What a great idea; "I want one that allows enough fog to drop down the roof in front of the door and roll down the stairs". The stairs part scares the "I don't want to get sued", side of me though. I think if I put some Gargoyles on the roof puking cold fog that would look great. Then run feeder tubes from an upstairs room through the window to to 'goyles it would help running downhill. You need a fog machine and a fog cooler(there are many designs). I would have the cooler (the large garbage can size and foggers inside the room). This year I am going to try this froggy juice.
http://www.froggysfog.com/c=JRR2YjbTDbyxGtVFeB9BWrYXc/product/FREEZINGALLON


----------



## Big Howlin (Jul 15, 2006)

no how do you make one? whats it do?


----------



## Spider Rider (Nov 8, 2006)

Here's a bunch of how-tos.... http://www.hauntproject.com/projdetail.asp?category=Fog


----------



## Haunted Bayou (Feb 16, 2007)

Cheetah, 
After the fog is produced it is then chilled in another chamber using ice or dry ice to make it colder than the surrounding air so the fog drops to the ground. You'll see that you need enough fog output to get the fog through the chiller part depending on what you decide to do.

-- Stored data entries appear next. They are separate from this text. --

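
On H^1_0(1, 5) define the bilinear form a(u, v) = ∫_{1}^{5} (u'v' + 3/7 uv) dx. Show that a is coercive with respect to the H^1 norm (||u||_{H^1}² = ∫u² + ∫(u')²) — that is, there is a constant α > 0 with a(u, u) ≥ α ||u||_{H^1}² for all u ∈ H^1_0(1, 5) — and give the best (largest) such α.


α = (48/7 + π^2)/(π^2 + 16)

Coercivity of a(·,·) on H^1_0(1, 5) means a(u, u) ≥ α ||u||_{H^1}² for every u ∈ H^1_0.
The interval has length L = 4, and Poincaré/coercivity depend only on L. Here a(u, u) = ∫(u')² + (3/7)·∫u².
Here 0 < c = 3/7 < 1. The condition a(u,u) ≥ α||u||_{H^1}² reads (1−α)∫(u')² ≥ (α−c)∫u². Any admissible α is ≤ 1 (rapidly oscillating u have ∫u²/∫(u')² → 0), and α = 1 would force 0 ≥ (1−c)∫u², impossible since c < 1; so 1−α > 0. By the sharp Poincaré inequality on H^1_0 of an interval of length L, ∫(u')² ≥ (π/L)²∫u² with equality for the first sine mode sin(π(x−x₀)/L) (x₀ the left endpoint), so the inequality holds for all u iff (1−α)(π/L)² ≥ α − c, i.e. α ≤ ((π/L)² + c)/((π/L)² + 1) = (1 + c(L/π)²)/(1 + (L/π)²). With (π/L)² = π^2/16 and c = 3/7, the largest admissible constant is α = ((π/L)² + c)/((π/L)² + 1).
Simplifying, α = (48/7 + π^2)/(π^2 + 16).


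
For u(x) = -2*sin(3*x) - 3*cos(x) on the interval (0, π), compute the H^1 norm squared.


||u||_{H^1(0,π)}^2 = 29*π

u'(x) = 3*sin(x) - 6*cos(3*x).
Expand u² and (u')² and integrate term by term on (0, π), using: for integers n ≥ 1, ∫_0^π sin²(nx) dx = ∫_0^π cos²(nx) dx = π/2; for n ≠ n', ∫_0^π sin(nx)sin(n'x) dx = ∫_0^π cos(nx)cos(n'x) dx = 0; and by product-to-sum, ∫_0^π sin(nx)cos(n'x) dx = ½∫_0^π [sin((n+n')x) + sin((n−n')x)] dx, which is 0 when n+n' is even and 2n/(n²−n'²) when n+n' is odd (it need not vanish on (0, π)).
  u² squared terms: (-3)²·∫cos(x)² dx = 9·π/2 = 9*π/2;  (-2)²·∫sin(3x)² dx = 4·π/2 = 2*π.
  u² cross terms: 2·(-3)·(-2)·∫cos(x)·sin(3x) dx = 12·(0) = 0.
  So ∫_0^π u² dx = 9*π/2 + 2*π + 0 = 13*π/2.
  (u')² squared terms: (-6)²·∫cos(3x)² dx = 36·π/2 = 18*π;  (3)²·∫sin(x)² dx = 9·π/2 = 9*π/2.
  (u')² cross terms: 2·(-6)·(3)·∫cos(3x)·sin(x) dx = -36·(0) = 0.
  So ∫_0^π (u')² dx = 18*π + 9*π/2 + 0 = 45*π/2.
||u||_{H^1}^2 = (13*π/2) + (45*π/2) = 29*π.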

I made a small one out of some dryer pipe just to use in the garage but nothing on the scale that you are talking about. It was too windy for me to use it, and there really wasn't enough output--go figure.

Check out the Monster List also--there are several fog chiller links.



Spider Rider said:


> What a great idea; "I want one that allows enough fog to drop down the roof in front of the door and roll down the stairs". The stairs part scares the "I don't want to get sued", side of me though.

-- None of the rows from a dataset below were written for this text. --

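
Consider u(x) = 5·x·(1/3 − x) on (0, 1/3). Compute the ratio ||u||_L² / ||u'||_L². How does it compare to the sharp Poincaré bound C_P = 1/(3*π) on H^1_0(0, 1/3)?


||u||_L² / ||u'||_L² = sqrt(10)/30 < C_P = 1/(3*π).

u(x) = 5·x·(1/3 − x), so u'(x) = 5/3 - 10*x.
u(x) = 5·x·(1/3 − x) vanishes at x = 0 and x = 1/3, so u ∈ H^1_0(0, 1/3). Differentiate via the product rule and integrate the resulting polynomials term by term.
  ∫_0^1/3 u² dx = ∫_0^1/3 (25*x^4 - 50*x^3/3 + 25*x^2/9) dx. Term by term:
    ∫_0^1/3 25*x^4 dx = 5/243;  ∫_0^1/3 -50*x^3/3 dx = -25/486;  ∫_0^1/3 25*x^2/9 dx = 25/729.
  Sum: 5/243 − 25/486 + 25/729 = 5/1458.
  ∫_0^1/3 (u')² dx = ∫_0^1/3 (100*x^2 - 100*x/3 + 25/9) dx. Term by term:
    ∫_0^1/3 100*x^2 dx = 100/81;  ∫_0^1/3 -100*x/3 dx = -50/27;  ∫_0^1/3 25/9 dx = 25/27.
  Sum: 100/81 − 50/27 + 25/27 = 25/81.
∫_0^1/3 u² dx = 5/1458, so ||u||_L² = sqrt(10)/54.
∫_0^1/3 (u')² dx = 25/81, so ||u'||_L² = 5/9.
Ratio ||u||_L² / ||u'||_L² = sqrt(10)/30.
Sharp Poincaré constant on H^1_0(0, 1/3) is C_P = L/π = 1/(3*π), achieved by sin(3*π·x).
A polynomial bump cannot attain the sharp Poincaré constant (only the first sine eigenfunction does), so the ratio is strictly less than C_P, consistent with ||u||_L² ≤ C_P ||u'||_L².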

Maybe run some rope lights on either side of the stairs to light the way.
Might look pretty cool with the fog rolling over it.


----------



## gmacted (Jan 18, 2006)

Here's a link to another thread about fog chillers. Happy reading!


----------



## Frighteners Entertainment (Jan 24, 2006)

For any of you that want a 400 watt fogger, I have 4-5 units that are new but the boxes were ruined. They have the manuals and are new. How does $15 each sound?


----------



## wormyt (Aug 29, 2005)

could you bring mine to Ironstock LOL. Id love one. Ok I have like four foggers now but you can never have to many. LOL


----------



## dynoflyer (Oct 8, 2006)

FE - If you still have any of the $15 foggers, I'd like one! PM me, thx. 

df


----------



## Vlad (Aug 2, 2005)

Although I was one of the first to say that they couldn't possibly work, the new foggers with built in fog chillers might be just the thing for you. I bought two last year on clearance from Halloween Adventure super store, and they are very good at creating a low lying fog, if they're used in short bursts.


----------